Data version: ENCODE Jan 2011 Freeze (Sept 2012 Analysis Pubs)
Description
The ENCODE Analysis Working Group (AWG) has performed uniform processing on datasets produced by
multiple data production groups in the ENCODE Consortium. This track represents a uniform set of
open chromatin elements (DNaseI hypersensitive sites) in 125
ENCODE cell types,
based on DNase-seq data produced by the "Open Chromatin" (Duke/UNC/UT-A) and University of
Washington (UW) ENCODE groups from the project inception in 2007 through the ENCODE January
2011 data freeze. The AWG uniform datasets are used in downstream analysis pipelines by members of
the ENCODE Consortium and are one of the primary sources of data referenced in the 2012 ENCODE
integrative analysis paper (ENCODE Project Consortium 2012). More information about the ENCODE
integrative analysis is here.
The primary and lab-processed data (along with methods descriptions, credits and references) on
which this track is based are available in the following ENCODE tracks:
The display for this track shows site location and signal value as grayscale-colored items where
higher signal values correspond to darker-colored blocks. The display can be filtered to higher
valued items, using the 'Minimum signal' configuration item.
This track is a composite annotation track containing multiple subtracks, one for each cell type.

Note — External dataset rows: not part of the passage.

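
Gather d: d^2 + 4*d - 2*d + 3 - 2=d^2 + 2*d + 1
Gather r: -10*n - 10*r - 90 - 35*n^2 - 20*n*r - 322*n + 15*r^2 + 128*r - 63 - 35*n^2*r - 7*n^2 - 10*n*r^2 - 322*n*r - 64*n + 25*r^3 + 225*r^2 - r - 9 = -42*n^2 - 396*n + 25*r^3 + r^2*(240 - 10*n) + r*(-35*n^2 - 342*n + 117) - 162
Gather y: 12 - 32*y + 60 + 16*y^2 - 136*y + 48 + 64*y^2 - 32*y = 80*y^2 - 200*y + 120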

The display mode and filtering of each subtrack can be individually controlled.
For more information about track configuration, see
Configuring Multi-View Tracks.
Metadata for a particular subtrack can be found by clicking the down arrow in
the list of subtracks. The UCSC Accession listed in the metadata can be used with the File Search tool to
retrieve primary data files underlying datasets of interest.
In the subtrack selection list, the ENCODE tier (priority) is listed for each cell type.
Tier 1 and Tier 2 represent categories with cell types designated for intensive study by
the ENCODE investigators.
After the January 2011 data freeze, an additional set of cell types were promoted from
Tier 3 to Tier 2 to broaden the list of intensively studied cell types.
These cell types are listed as Tier 2* in the subtrack list here (and are
described as 'newly promoted to tier 2: not in 2011 analysis' on the
ENCODE Common Cell Types page).
Methods
The DNase-seq aligned sequence reads (BAM files) from the primary data tracks listed above were
processed using the UW HotSpot pipeline (as described in the UW DnaseI HS track description above).
First, "hotspots" (i.e. broad, variable-sized regions of generalized chromatin accessibility) were
identified using a relaxed threshold. Then more stringent "narrowPeaks" (False Discovery Rate 1% peaks)
were generated by first thresholding hotspots (using random simulation) at FDR 1%, and then (essentially)
locating local maxima of the tag density (150 bp window, sliding every 20 bp) within the hotspots.
FDR 1% peaks were set to a fixed width of 150 bp.
The Duke DNase primary data were pre-processed to reduce variability by combining all replicates for
a given cell-type and subsampling at a level of 30 million tags. For the UW data, the replicate 1
calls from the primary UW DNaseI HS data track were used. For the 14 cell types where both groups
have data, a collapsed set of FDR 1% peaks were generated by taking a non-overlapping selection of
the calls from both centers and giving preference to the peak with the higher z-score when calls
overlapped. A collapsed set of hotspots on these cell types was generated by merging the calls from
both centers (taking the union interval of overlapping intervals).
Credits
The processed data for this track were generated by the University of Washington ENCODE group on
behalf of the ENCODE Analysis Working Group. Credits for the primary data underlying this track are
included in track description pages listed in the Description section above.
While primary ENCODE data is subject to a restriction period as described in the
ENCODE data release policy,
this restriction does not apply to the integrative analysis results.
The data in this track are freely available.